While Case IH’s current chopping and spinning disc spreading unit has coped so far, the firm says it was under pressure to come up with a solution better suited to its wider headers and customer requirements.


Redekop is this solution and has been making aftermarket chopper/spreading units for several types of combines for 25 years in North America.


To tailor its design to suit European conditions and user requirement, Case IH has spent two years developing Redekop’s Maximum Air Velocity (MAV) model.


Mr Freeman says: “While Case IH would prefer to produce its own solution, the low initial volume requirements mean it makes more sense for us to outsource it at this stage.”

Redekop chopping unit

The MAV unit comprises a straw chopping flail rotor featuring eight rows of blades – 102 blades in total – working against a bank of fixed counter knives. Blades are carbide tipped and self sharpening.


Instead of throwing the material physically, the MAV unit relies on a set of impellors mounted at each end of the chopping rotor, which draws air and material out of the combine and blasts it though a set of vanes out the back at up to 180mph. And rather than a fan of air, which can be interrupted by cross winds, material and air coming from the vanes is kept in ‘columns’, said to be more stable and covering the full width of the header, says Case IH.


“An advantage of the impellors is they help improve what would normally be a turbulent flow of crop coming from the threshing rotor and deliver it more evenly to the chopping rotor,” says Mr Freeman.


An adjustable hood alters spread width and pattern, and this can be done from the cab. Vanes can also be adjusted manually.


A deflector plate allows the unit to be quickly switched to swathing mode via button in the cab.
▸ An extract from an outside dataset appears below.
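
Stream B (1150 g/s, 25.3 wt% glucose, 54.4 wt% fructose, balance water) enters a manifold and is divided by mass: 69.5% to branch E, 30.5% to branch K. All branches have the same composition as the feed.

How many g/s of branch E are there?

Branch E flow = 0.695×1150 = 799.25 g/s.

799.2 g/s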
In this mode, the combine’s integral rotor automatically slows down as it normally would, with chaff still passing through the chopping unit to be spread by the vanes. Swath doors are adjustable.

Combine adaptations

At the combine end, the rear of the machine has been altered so it is ready to carry the MAV unit.


Mr Freeman says: “It means a customer can spec the chopping unit and know it will fit.”


The combine’s integral straw chopper is still retained but with the knives only 25 per cent engaged for a bit of pre-chop, useful for ‘green’ crops, says the manufacturer.


Power consumption is said to be similar to the standard system at about 9hp, and Case IH claims cleaning performance is improved thanks to the reduction in back pressure as air is ‘scavenged’ out of the combine.


For access to the sieves, the entire chopping unit can be rolled back via a rack and pinion system.


At the moment, MAV choppers are dealer-fitted with all superfluous bits removed.


“If volumes pick up, it could become a factory fit option.”


The MAV unit will be available next year. Retail price of the option is £20,000.